Bill Carrothers et Marc Copland ont ouvert la marche au printemps. Familiers du label Sktetch (l’ancienne étiquette du producteur) et amis depuis de nombreuses années, ils se sont prêtés avec enthousiasme au jeu du répertoire à contraintes (le titre de l’album, No Choice, est-il un clin d’oeil ironique au principe de la série ?) : à l’exception d’une reprise de Neil Young (The Needle and the damage done) et d’un morceau improvisé à deux (Dim some), tous les titres, sans être des « standards » au sens propre du mot, sont empruntés aux géants du genre, de Monk à Miles en passant par Wayne Shorter et, ouvrant et fermant le disque, Ornette Coleman (l’inépuisable et merveilleux Lonely woman). « Il ne s’agit pas d’un dialogue ou d’un affrontement, constate Ghielmetti, mais bien de « créer » un pianiste à quatre mains ». On a beau être habitué à l’exercice (Corea et Hancock, Pieranunzi et Van den Brink…), on est toujours déconcerté par ces entrelacs délicats et par le jeu extrêmement varié sur la densité, la profusion, l’épaisseur de la masse sonore (avec cent soixante-seize touches, deux pianistes peuvent combler facilement tout l’espace) auquel peuvent se livrer les deux pianistes.

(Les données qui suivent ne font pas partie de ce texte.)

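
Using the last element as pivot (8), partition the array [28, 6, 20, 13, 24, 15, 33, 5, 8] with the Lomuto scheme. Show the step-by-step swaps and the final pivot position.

Lomuto partition with pivot = 8:

Initial array: [28, 6, 20, 13, 24, 15, 33, 5, 8]

arr[0]=28 > 8: no swap
arr[1]=6 <= 8: swap with position 0, array becomes [6, 28, 20, 13, 24, 15, 33, 5, 8]
arr[2]=20 > 8: no swap
arr[3]=13 > 8: no swap
arr[4]=24 > 8: no swap
arr[5]=15 > 8: no swap
arr[6]=33 > 8: no swap
arr[7]=5 <= 8: swap with position 1, array becomes [6, 5, 20, 13, 24, 15, 33, 28, 8]

Place pivot at position 2: [6, 5, 8, 13, 24, 15, 33, 28, 20]
Pivot position: 2

After partitioning with pivot 8, the array becomes [6, 5, 8, 13, 24, 15, 33, 28, 20]. The pivot is placed at index 2. All elements to the left of the pivot are <= 8, and all elements to the right are > 8.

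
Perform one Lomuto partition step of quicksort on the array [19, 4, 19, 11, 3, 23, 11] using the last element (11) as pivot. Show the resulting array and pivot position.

Lomuto partition with pivot = 11:

Initial array: [19, 4, 19, 11, 3, 23, 11]

arr[0]=19 > 11: no swap
arr[1]=4 <= 11: swap with position 0, array becomes [4, 19, 19, 11, 3, 23, 11]
arr[2]=19 > 11: no swap
arr[3]=11 <= 11: swap with position 1, array becomes [4, 11, 19, 19, 3, 23, 11]
arr[4]=3 <= 11: swap with position 2, array becomes [4, 11, 3, 19, 19, 23, 11]
arr[5]=23 > 11: no swap

Place pivot at position 3: [4, 11, 3, 11, 19, 23, 19]
Pivot position: 3

After partitioning with pivot 11, the array becomes [4, 11, 3, 11, 19, 23, 19]. The pivot is placed at index 3. All elements to the left of the pivot are <= 11, and all elements to the right are > 11.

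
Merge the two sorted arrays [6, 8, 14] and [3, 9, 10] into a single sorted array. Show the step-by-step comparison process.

Merging process:

Compare 6 vs 3: take 3 from right. Merged: [3]
Compare 6 vs 9: take 6 from left. Merged: [3, 6]
Compare 8 vs 9: take 8 from left. Merged: [3, 6, 8]
Compare 14 vs 9: take 9 from right. Merged: [3, 6, 8, 9]
Compare 14 vs 10: take 10 from right. Merged: [3, 6, 8, 9, 10]
Append remaining from left: [14]. Merged: [3, 6, 8, 9, 10, 14]

Final merged array: [3, 6, 8, 9, 10, 14]
Total comparisons: 5

The merged array is [3, 6, 8, 9, 10, 14], requiring 5 comparisons. The merge step runs in O(n) time where n is the total number of elements.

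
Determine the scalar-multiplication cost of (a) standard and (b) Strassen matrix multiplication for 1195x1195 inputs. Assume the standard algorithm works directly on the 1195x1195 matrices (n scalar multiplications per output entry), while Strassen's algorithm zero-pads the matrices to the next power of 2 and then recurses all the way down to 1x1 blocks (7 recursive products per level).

Matrix multiplication for 1195x1195 matrices:

Strassen's algorithm requires power-of-2 dimensions. Pad 1195x1195 to 2048x2048 (next power of 2).

Standard algorithm: 1195^3 = 1706489875 multiplications
Strassen's algorithm: 7^(log2(2048)) = 7^11 = 1977326743 multiplications
Difference: 1706489875 - 1977326743 = -270836868 (Strassen uses MORE here due to padding overhead — for small or just-over-power-of-2 n, padding can outweigh the per-level savings)

Standard: 1706489875 multiplications (1195^3). Strassen: 1977326743 multiplications (7^11, after padding to 2048x2048). Strassen reduces 8 recursive multiplications to 7 at each level.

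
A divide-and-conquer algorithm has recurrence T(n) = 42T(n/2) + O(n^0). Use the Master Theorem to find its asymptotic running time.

Master Theorem for T(n) = 42T(n/2) + O(n^0):

a = 42, b = 2, c = 0
log_b(a) = log_2(42) = 5.3923

Case 1: c = 0 < log_2(42) = 5.3923
T(n) = O(n^(log_2 42))

For T(n) = 42T(n/2) + O(n^0): log_2(42) = 5.3923. This is Case 1 of the Master Theorem (c < log_b(a), work dominated by leaves), giving O(n^(log_2 42)).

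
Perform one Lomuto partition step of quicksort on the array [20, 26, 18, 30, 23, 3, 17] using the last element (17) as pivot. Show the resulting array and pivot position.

Lomuto partition with pivot = 17:

Initial array: [20, 26, 18, 30, 23, 3, 17]

arr[0]=20 > 17: no swap
arr[1]=26 > 17: no swap
arr[2]=18 > 17: no swap
arr[3]=30 > 17: no swap
arr[4]=23 > 17: no swap
arr[5]=3 <= 17: swap with position 0, array becomes [3, 26, 18, 30, 23, 20, 17]

Place pivot at position 1: [3, 17, 18, 30, 23, 20, 26]
Pivot position: 1

After partitioning with pivot 17, the array becomes [3, 17, 18, 30, 23, 20, 26]. The pivot is placed at index 1. All elements to the left of the pivot are <= 17, and all elements to the right are > 17.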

Avec Tentatives, René Urtreger, lui, autre fidèle de l’écurie ex-Sketch (pour laquelle il avait déjà enregistré un très bel album de piano solo, Onirica), a choisi de revenir au fondement de l’idée de standard en reprenant des thèmes qu’il a joués dès ses débuts de musicien professionnel, dans les années 1950 à Paris : I’ll remember April, Cherokee, My funny Valentine… Des morceaux qu’il connaît sous toutes leurs coutures, dont il est littéralement imprégné, qu’il a interprétés en compagnie des plus grands, mais qu’il a essayé de redécouvrir une fois encore, convaincu qu’ils n’ont pas encore livré toute leur pulpe et qu’on peut les aborder sous un angle inédit. De fait, le pari est réussi : Urtreger jouant ces standards, ça n’est pas Urtreger jouant du Urtreger ; la surprise guette à chaque morceau, presque à chaque phrase. On est surtout frappé dans ce bel album l’impressionnante maîtrise du temps dont fait preuve le musicien français, l’espèce de sobre sérénité avec laquelle il envisage et « manipule » (ludiquement mais respectueusement) les morceaux auxquels il s’attaque, sans lenteur ni perte de la vivacité, de l’élan.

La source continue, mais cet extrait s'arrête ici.